Over the past few months there has been a lot of political debate around the future of the Children’s Health Insurance Program or CHIP. Most of the discussion centered around whether Congress was going to take action to re-fund the program; which provides access to low-cost insurance for almost nine million kids and hundreds of thousands of pregnant women in families that earn too much to qualify for Medicaid but still need assistance. While the to fund or not to fund debate was occurring, Congress was also hard at work making tweaks to the program to improve its operation and decrease overall costs. One important change that recently went into effect is that the CHIP program, for the first time, has third party liability rights and is now required to coordinate benefits when it is cost-effective to do so.

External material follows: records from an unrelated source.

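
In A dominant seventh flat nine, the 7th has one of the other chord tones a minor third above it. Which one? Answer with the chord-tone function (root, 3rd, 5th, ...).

Spelling the chord: A–C♯–E–G–B♭.
The 7th is G. A minor third above G is B♭.
B♭ is the chord's 9th.

9th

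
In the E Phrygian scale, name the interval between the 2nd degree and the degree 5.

The scale runs E F G A B C D.
The 2nd degree is F and the 5th scale degree is B.
From F to B: 6 semitones over a fourth = augmented.

A4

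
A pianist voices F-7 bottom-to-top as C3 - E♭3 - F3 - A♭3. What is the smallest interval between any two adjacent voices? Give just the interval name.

Adjacent intervals: C3→E♭3 = minor third; E♭3→F3 = major second; F3→A♭3 = minor third.
The smallest is E♭3 to F3, a major second (2 semitones).

major 2nd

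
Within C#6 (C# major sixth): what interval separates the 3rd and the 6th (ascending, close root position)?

perfect fourth

The chord tones of C# major sixth are C#, E#, G#, A#.
3rd = E#; 6th = A#.
From E# to A# is 5 semitones, exactly the perfect fourth.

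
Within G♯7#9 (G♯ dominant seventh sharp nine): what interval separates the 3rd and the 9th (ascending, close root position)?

G♯ dominant seventh sharp nine: G♯–B♯–D♯–F♯–A𝄪.
The 3rd is B♯ and the 9th is A𝄪.
B♯ up to A𝄪 spans 7 letter names and 11 semitones — a major seventh.

M7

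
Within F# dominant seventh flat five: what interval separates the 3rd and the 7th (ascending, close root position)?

Spelling the chord: F#-A#-C-E.
So we need the interval from A# up to E.
From A# to E: 6 semitones over a fifth = diminished.

d5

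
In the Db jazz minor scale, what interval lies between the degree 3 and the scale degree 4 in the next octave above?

M9

The scale runs Db Eb Fb Gb Ab Bb C.
Degree 3 = Fb; 4th scale degree (up an octave) = Gb.
Fb up to Gb spans 9 letter names and 14 semitones — a major ninth.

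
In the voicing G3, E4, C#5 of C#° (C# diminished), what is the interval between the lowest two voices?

major sixth

Those voices are G3 and E4.
From G to E is 9 semitones, exactly the major sixth.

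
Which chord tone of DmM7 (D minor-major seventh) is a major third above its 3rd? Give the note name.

A

DmM7 (D minor-major seventh): D-F-A-C♯.
The 3rd is F. A major third above F is A.
A is the chord's 5th.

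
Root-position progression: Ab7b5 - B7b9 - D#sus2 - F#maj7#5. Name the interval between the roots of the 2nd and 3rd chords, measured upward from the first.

The roots are B and D#.
B up to D# spans 3 letter names and 4 semitones — a major third.

major third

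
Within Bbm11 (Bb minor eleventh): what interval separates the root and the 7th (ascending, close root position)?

m7

Spelling the chord: Bb Db F Ab C Eb.
Root = Bb; 7th = Ab.
Bb up to Ab is 10 semitones, a half step narrower than a major seventh, so the interval is minor.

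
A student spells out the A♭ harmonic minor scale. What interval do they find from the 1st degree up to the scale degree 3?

minor third

A♭ harmonic minor: A♭ B♭ C♭ D♭ E♭ F♭ G.
That puts A♭ below C♭.
3 letter names make it a third; at 3 semitones (a half step narrower than major) the quality is minor.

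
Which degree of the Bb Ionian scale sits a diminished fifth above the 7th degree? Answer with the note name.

The scale is Bb C D Eb F G A.
The 7th degree is A; a diminished fifth above that is Eb — scale degree 4.

Eb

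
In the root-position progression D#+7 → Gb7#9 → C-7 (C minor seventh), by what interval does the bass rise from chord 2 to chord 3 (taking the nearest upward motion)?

The roots are Gb and C.
From Gb to C: 6 semitones over a fourth = augmented.

augmented 4th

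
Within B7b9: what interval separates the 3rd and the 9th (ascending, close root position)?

B7b9 is spelled B, D#, F#, A, C.
So we need the interval from D# up to C.
From D# to C: 9 semitones over a seventh = diminished.

diminished seventh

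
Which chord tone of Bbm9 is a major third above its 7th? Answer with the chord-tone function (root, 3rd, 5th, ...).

The chord tones of Bb minor ninth are Bb Db F Ab C.
The 7th is Ab. A major third above Ab is C.
C is the chord's 9th.

9th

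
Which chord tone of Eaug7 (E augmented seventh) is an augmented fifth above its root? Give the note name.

E+7 is spelled E–G♯–B♯–D.
The root is E. An augmented fifth above E is B♯.
B♯ is the chord's 5th.

B#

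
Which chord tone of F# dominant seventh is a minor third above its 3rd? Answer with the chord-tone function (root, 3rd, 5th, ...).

5th

Spelling the chord: F#–A#–C#–E.
The 3rd is A#. A minor third above A# is C#.
C# is the chord's 5th.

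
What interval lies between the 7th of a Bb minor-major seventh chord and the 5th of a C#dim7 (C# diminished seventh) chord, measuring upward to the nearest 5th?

The 7th of Bb minor-major seventh is A; the 5th of C#dim7 (C# diminished seventh) is G.
From A to G: 10 semitones over a seventh = minor.

m7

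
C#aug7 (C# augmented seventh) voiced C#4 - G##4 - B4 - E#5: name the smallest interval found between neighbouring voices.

Adjacent intervals: C#4→G##4 = augmented fifth; G##4→B4 = diminished third; B4→E#5 = augmented fourth.
The smallest is G##4 to B4, a diminished third (2 semitones).

d3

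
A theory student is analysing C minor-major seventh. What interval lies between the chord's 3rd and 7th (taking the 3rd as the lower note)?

augmented fifth

CmM7 (C minor-major seventh): C Eb G B.
3rd = Eb; 7th = B.
From Eb to B: 8 semitones over a fifth = augmented.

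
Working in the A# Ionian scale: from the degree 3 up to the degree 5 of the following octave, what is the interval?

m10

Spelling the A# Ionian scale: A# B# C## D# E# F## G##.
The degree 3 is C## and the scale degree 5 (up an octave) is E#.
10 letter names make it a tenth; at 15 semitones (a half step narrower than major) the quality is minor.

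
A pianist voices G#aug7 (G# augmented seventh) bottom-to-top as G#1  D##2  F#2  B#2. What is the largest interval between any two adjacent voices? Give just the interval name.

Adjacent intervals: G#1→D##2 = augmented fifth; D##2→F#2 = diminished third; F#2→B#2 = augmented fourth.
The largest is G#1 to D##2, an augmented fifth (8 semitones).

A5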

When CHIP was rolled out in 1997, it was not anticipated that there would be scenarios where a third party might be liable for a CHIP member’s healthcare claims. Much like in Medicaid, these situations do occur, however CHIP has historically lacked the authority that Medicaid has to coordinate benefits, and therefore has not had the ability to recover the cost of claims from liable third parties. Additionally, CHIP has lacked the data sharing and claims payment requirements that have been the foundation for success of Medicaid third party liability.
As a result of Congress passing the Bipartisan Budget Act of 2018, CHIP programs now have an opportunity to realize new savings through the ability to identify liable third parties, recover for paid claims, and cost avoid future claims. This will help ensure CHIP dollars are spent correctly and that the right liable party is always held financially responsible. This is a model that has worked effectively in Medicaid for some time and results in billions of dollars of recoveries and savings for the program.
While all of the news headlines focused on Congress not being able to agree on the future of CHIP and 114 days passed without a budget agreement, when you peel back the layers, there was actually bipartisan work being done to improve the 21-year-old program. In the end, Congress approved a 10-year funding extension for CHIP and made other necessary changes that will result in additional cost savings for the program. As they say, the devil is in the details.